Memleketimizde imam hatipler bu günlere milletin talebi ve teveccühü ile gelmişlerdir. Zaman zaman devlet erki bu teveccühü anlamada kasten ya da sehven duyarsız davranmıştır. Ancak meşum süreçte gadre uğrayan imam hatipler yaşadığımız günlerde ciheti devletten, millettin teveccühüne benzer bir yaklaşım görmektedir. Bu yaklaşımın din ve millet mefhumlarıyla sorunları olanlar tarafından farklı yönlere çekilmeye çalışıldığı da cümle âlemin malumudur.

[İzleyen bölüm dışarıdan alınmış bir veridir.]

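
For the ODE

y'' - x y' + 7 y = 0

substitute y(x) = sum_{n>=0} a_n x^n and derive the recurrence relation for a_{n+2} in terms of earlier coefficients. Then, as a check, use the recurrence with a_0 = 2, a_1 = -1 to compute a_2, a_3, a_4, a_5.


Substitute y = sum_n a_n x^n.
y''(x) has coefficient (n+2)(n+1) a_{n+2} at x^n;
-x y'(x) has coefficient -n a_n at x^n (shift);
7 y(x) has coefficient 7 a_n at x^n.
Matching x^n: (n+2)(n+1) a_{n+2} + (-n + 7) a_n = 0.
Thus a_{n+2} = (n - 7) / ((n+1)(n+2)) * a_n.

Check with a_0 = 2, a_1 = -1 (apply the recurrence for n = 0, 1, 2, 3): a_0 = 2, a_1 = -1, a_2 = -7, a_3 = 1, a_4 = 35/12, a_5 = -1/5.

a_(n+2) = (n - 7) / ((n+1)(n+2)) * a_n; check: a_0 = 2, a_1 = -1, a_2 = -7, a_3 = 1, a_4 = 35/12, a_5 = -1/5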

İmam hatipler, meşum süreçteki maddi ve manevi zayiatlarının henüz tamamını dahi geri almamışken devlet erkinin onlara imtiyazlı davrandığını iddia etmek abesle iştigal etmek demektir. Bu lakırdıların kısmen haklı tarafı ise imam hatipli olmayı kendilerine dava ittihaz edinen bazı sivil toplum kuruluşlarının dostu imrendiren, dostça bakmasını bilmeyenleri ise kin ve gayzdan çatlatan başarılı çalışmalarıdır.

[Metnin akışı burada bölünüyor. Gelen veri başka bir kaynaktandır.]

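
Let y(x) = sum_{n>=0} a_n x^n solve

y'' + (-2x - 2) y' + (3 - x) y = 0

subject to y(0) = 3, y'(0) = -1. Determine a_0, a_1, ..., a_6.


Ansatz: y(x) = sum_{n>=0} a_n x^n, so y'(x) = sum_{n>=1} n a_n x^(n-1) and y''(x) = sum_{n>=2} n(n-1) a_n x^(n-2).
Substitute into P(x) y'' + Q(x) y' + R(x) y = 0 with P(x) = 1, Q(x) = -2x - 2, R(x) = 3 - x, and match powers of x.
Initial conditions: a_0 = 3, a_1 = -1.
Setting the coefficient of each power of x to zero and solving order by order (substituting the coefficients already found):
  x^0: 2 a_2 - 2 a_1 + 3 a_0 = 0  ->  2 a_2 = 2 a_1 - 3 a_0 = -11  ->  a_2 = -11/2
  x^1: 6 a_3 - 4 a_2 + a_1 - a_0 = 0  ->  6 a_3 = 4 a_2 - a_1 + a_0 = -18  ->  a_3 = -3
  x^2: 12 a_4 - 6 a_3 - a_2 - a_1 = 0  ->  12 a_4 = 6 a_3 + a_2 + a_1 = -49/2  ->  a_4 = -49/24
  x^3: 20 a_5 - 8 a_4 - 3 a_3 - a_2 = 0  ->  20 a_5 = 8 a_4 + 3 a_3 + a_2 = -185/6  ->  a_5 = -37/24
  x^4: 30 a_6 - 10 a_5 - 5 a_4 - a_3 = 0  ->  30 a_6 = 10 a_5 + 5 a_4 + a_3 = -229/8  ->  a_6 = -229/240
Truncated series: y(x) = 3 - x - (11/2) x^2 - 3 x^3 - (49/24) x^4 - (37/24) x^5 - (229/240) x^6 + O(x^7).

a_0 = 3; a_1 = -1; a_2 = -11/2; a_3 = -3; a_4 = -49/24; a_5 = -37/24; a_6 = -229/240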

İmam hatiplere adanan çalışmaların gayzdan çatlattığı bir başka grup ise devletin kılcal damarlarında şeytani seyrü seferler yapan malum kör yapılanmadır.
Eski konumlarına yeniden kavuşmak için kendi kontrollerinde olmayan her olumlu gelişmeyi peşinen karalama çabaları ve bunu mevcut yönetime karşı kullanma gayretleri bu zavallıları inhirafa doğru sürüklemektedir.
Günden güne deşifre olan bu yapılanma mümessilleri yerel ve milli oluşumların peşinden giden vatandaşları korkutmak, sindirmek için devri sabık yaratma tehditleri savurmaktadırlar.
Acı olan şu ki bazı vatansever ve milli değerlere haiz insanlar meşum emeller peşinden koşanların ekmeğine yağ sürmektedirler.